Yesterday (April 24), Reverend Al Sharpton was alerted early in the morning that Meek Mill should be getting out of prison. But the iconic civil rights leader didn’t get his hopes up too high. The Reverend said he had been monitoring the news all day to see If Meek would indeed be coming home.

“When you’ve been in enough of these cases, you don’t believe it until you see them walk out the door,” Sharpton said today in the offices of his National Action Network. “When I saw the video of him headed out and headed to the helicopter, I knew we were good.”

Meek Mill was released from State Correctional Institution Chester in Philadelphia this week after serving five months of a two to four-year sentence for parole violation. While incarcerated, people of influence such as Sharpton, Rick Ross, JAY-Z and Beyonce, Philadelphia Eagles Owner Jeffrey Laurie, New England Patriots Owner Robert Kraft, basketball legend Julius Irving, Kevin Hart and Philadelphia 76ers Owner Michael Rubin visited Meek and publicly spoken out on his Meek’s behalf. Athletes, rappers, fans all joined in for the #FreeMeek cause.

When the superstar MC left prison and went straight to the Wells Fargo Center to support the 76ers as they eliminated the Miami Heat in the NBA playoffs yesterday evening, it made national news. Not just hip-hop news, not just sporting news, but national news across the country.

“Because of the issue of how we are discriminated against as blacks in the parole and probation areas,” Sharpton explained of the widespread interest in Meek’s case. “He started talking about it from jail. When I went to see him in November, that’s all he talked about. I spent an hour talking to him in jail. We came back and I did a rally with his mother and lawyer at University of Pennsylvania. The issue was bigger than him and he helped make it bigger because he kept talking about the issue. People weighed in on it.

“This was a civil rights issues” Sharpton added. “This is just not about Roc Nation and an artist, this is about this brother that stood up and said ‘y’all make me a symbol for everybody.’ If we can do that with him, we can do that with the tens of thousands of other young black people, particularly young black men who are getting parole violations on nothing.”

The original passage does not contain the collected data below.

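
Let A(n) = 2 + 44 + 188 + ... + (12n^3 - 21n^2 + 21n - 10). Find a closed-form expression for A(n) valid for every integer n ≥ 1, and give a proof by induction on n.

A(n) = n(3n^3 - n^2 + 3n - 3)

We claim A(n) = n(3n^3 - n^2 + 3n - 3) for all n ≥ 1.
Base case (n = 1): A(1) = 2, and the closed form gives 2. They agree.
Inductive step: assume the claim holds for n = p, so A(p) = p(3p^3 - p^2 + 3p - 3).
Then A(p+1) = A(p) + (12p^3 + 15p^2 + 15p + 2) = (p(3p^3 - p^2 + 3p - 3)) + (12p^3 + 15p^2 + 15p + 2).
Simplifying, A(p+1) = (p + 1)(3p^3 + 8p^2 + 10p + 2) = (p+1)(3(p+1)^3 - (p+1)^2 + 3(p+1) - 3),
which is the closed form with n = p+1.
By the principle of mathematical induction, the result holds for all n ≥ 1.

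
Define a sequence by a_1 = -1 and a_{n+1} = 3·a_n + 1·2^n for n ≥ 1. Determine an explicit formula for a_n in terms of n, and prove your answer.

Computing the first terms: a_1 = -1, a_2 = -1, a_3 = 1. This suggests a_n = -2^n + 3^(n - 1).
When n = 1: the formula gives -1 = -1 = a_1.
Suppose the result is true for n = i, so a_i = -2^i + 3^(i - 1).
Then a_{i+1} = 3·a_i + 1·2^i = 3·(-2^i + 3^(i - 1)) + 1·2^i = -2^(i + 1) + 3^i = -2^(i+1) + 3^((i+1) - 1),
which is the claimed formula at n = i+1.
By induction, the statement is established for all n ≥ 1.

a_n = -2^n + 3^(n - 1)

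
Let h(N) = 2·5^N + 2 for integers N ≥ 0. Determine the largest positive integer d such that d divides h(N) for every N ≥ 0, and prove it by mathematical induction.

d = 4

Computing the first values: h(0) = 4 and h(1) = 12; gcd(4, 12) = 4, so d ≤ 4.
We prove 4 | 2·5^N + 2 for all N ≥ 0 by induction on N.
Base case (N = 0): h(0) = 4 = 4·(1), so 4 | h(0).
Inductive step: suppose the statement holds for some i ≥ 0, i.e. 4 | h(i). Then
h(i+1) = 2·5^(i+1) + 2 = 5·(2·5^i + 2) - 8 = 5·h(i) - 8. The first term is divisible by 4 by the inductive hypothesis, and -8 is divisible by 4. Hence 4 | h(i+1).
Hence, by induction on N, the claim holds for every N ≥ 0.
Therefore the largest such d is 4.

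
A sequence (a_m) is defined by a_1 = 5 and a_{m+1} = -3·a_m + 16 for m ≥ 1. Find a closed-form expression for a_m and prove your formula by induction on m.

a_m = (-3)^(m - 1) + 4

Computing the first terms: a_1 = 5, a_2 = 1, a_3 = 13. This suggests a_m = (-3)^(m - 1) + 4.
For the base case m = 1: the formula gives 5 = 5 = a_1.
Suppose the result is true for m = i, so a_i = (-3)^(i - 1) + 4.
Then a_{i+1} = -3·a_i + 16 = -3·((-3)^(i - 1) + 4) + 16 = (-3)^i + 4 = (-3)^((i+1) - 1) + 4,
which is the claimed formula at m = i+1.
By the principle of mathematical induction, the result holds for all m ≥ 1.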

On Wednesday night during his interview on Dateline NBC, Meek said it was time to retire the hashtag #FreeMeek and start galvanizing towards #JusticeReform.

“That’s exactly what we need to do and and that’s the attitude he had when he was in jail,” Sharpton agreed. “He realizes he has significant role to play. God knows his music career is a focus of his. But he has a wider mission and I think from what he said on Facebook yesterday and what she’s saying in Interviews, I think he’s gonna step up and play that role.

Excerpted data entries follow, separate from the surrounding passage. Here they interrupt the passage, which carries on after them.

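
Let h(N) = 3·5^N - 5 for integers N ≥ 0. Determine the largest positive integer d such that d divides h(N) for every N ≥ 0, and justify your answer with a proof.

Computing the first values: h(0) = -2 and h(1) = 10; gcd(-2, 10) = 2, so d ≤ 2.
We prove 2 | 3·5^N - 5 for all N ≥ 0 by induction on N.
Base case (N = 0): h(0) = -2 = 2·(-1), so 2 | h(0).
Inductive step: suppose the statement holds for some p ≥ 0, i.e. 2 | h(p). Then
h(p+1) = 3·5^(p+1) - 5 = 5·(3·5^p - 5) + 20 = 5·h(p) + 20. The first term is divisible by 2 by the inductive hypothesis, and 20 is divisible by 2. Hence 2 | h(p+1).
By induction, the statement is established for all N ≥ 0.
Therefore the largest such d is 2.

d = 2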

“My expectations are that he’s going to be a symbol of those people in our community that became different people,” The Reverend continued. “He said to me in jail, ‘Reverend, I did wrong when I was a kid. That was 10 years ago. But I’m an example that you can grow and change. I have people on payroll. I hire people. I take care of my mother. Take care of my kid.’ I think he can be an example. When I was growing up, James Brown had been to jail as a kid. That was an example. I think Meek can be a powerful force.”